Foreign policy dividends?
While pro-nuclear lobby call nuclear weapons a currency for foreign policy, none of India's foreign policy objectives-gaining a permanent seat in the UN Security Council, settling border disputes with neighbours, curbing infiltration, better leverage in global negotiations on issues such as trade or climate change-have received any reinforcement from its nuclear weapons status.
On the contrary, to gain legitimacy for its nuclear weapons and to get entry into the nuclear-club, the country had to accept humiliating conditions under the Indo-US nuclear deal-unsafe and extremely expensive nuclear reactor deals that it cannot renegotiate even as the world takes a turn away from nuclear after Fukushima.
Nearly two decades after the tests, it is the dispossessed and the marginalised in India who are paying the price for misplaced Pokhran pride. A destructive French-imported nuclear plant is being forced on the people of Jaitapur despite a huge corruption case unearthed in France against the company for supplying sub-standard equipments. The local community in Pokharan and the adivasis in Jadugoda, where the uranium for the nation's bomb is mined, continue to suffer from radiation-borne diseases away from the glitz of nationalist pride.

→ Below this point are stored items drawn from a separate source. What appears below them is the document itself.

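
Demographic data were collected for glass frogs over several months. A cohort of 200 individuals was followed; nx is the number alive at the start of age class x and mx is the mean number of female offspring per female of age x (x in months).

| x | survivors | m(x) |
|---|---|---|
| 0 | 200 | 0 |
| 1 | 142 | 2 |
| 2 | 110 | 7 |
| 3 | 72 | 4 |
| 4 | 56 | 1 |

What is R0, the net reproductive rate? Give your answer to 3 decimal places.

6.990

lx = nx/n0 = nx/200: 1, 0.71, 0.55, 0.36, 0.28
lx·mx by age: 0, 1.42, 3.85, 1.44, 0.28
R0 = Σ lx·mx = 6.99 → 6.990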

The Indian government's lack of professionalism in foreign policy and the ideological penchant for jingoism, to divert public criticism from domestic issues, has only worsened the situation. The BJP's goof-ups in Nepal, whose Ambassador in Delhi was recalled this week, to the clueless Pakistan policy, have deflated the diplomatic weight of this nuclear-armed country.
The increasing privatisation of defence sector in India under Narendra Modi government is also creating entrenched lobbies that have an inherent interest in deepening insecurities. Modi's manifesto in the last General Election vowed to alter India's nuclear restraint-the twin policies of no-first-use and minimum credible deterrence. There are apprehensions that the BJP might push the country to war hysteria as we reach closer to the next elections.
At this juncture, we need an urgent moratorium on nuclear use in the region along with confidence building measures pertaining to the use of nuclear weapons in south Asia. India and Pakistan must pursue a Nuclear Weapons Free Zone in the region. In the seventieth year of the bombing of Hiroshima, the survivors have demanded a global ban on nuclear weapons. It's time we realise that both India's security and its international prestige is fulfilled in a better way if we put our weight behind this call which is prudent, pragmatic and humanitarian.
(The views expressed here are personal and do not necessarily reflect those of the organisation.)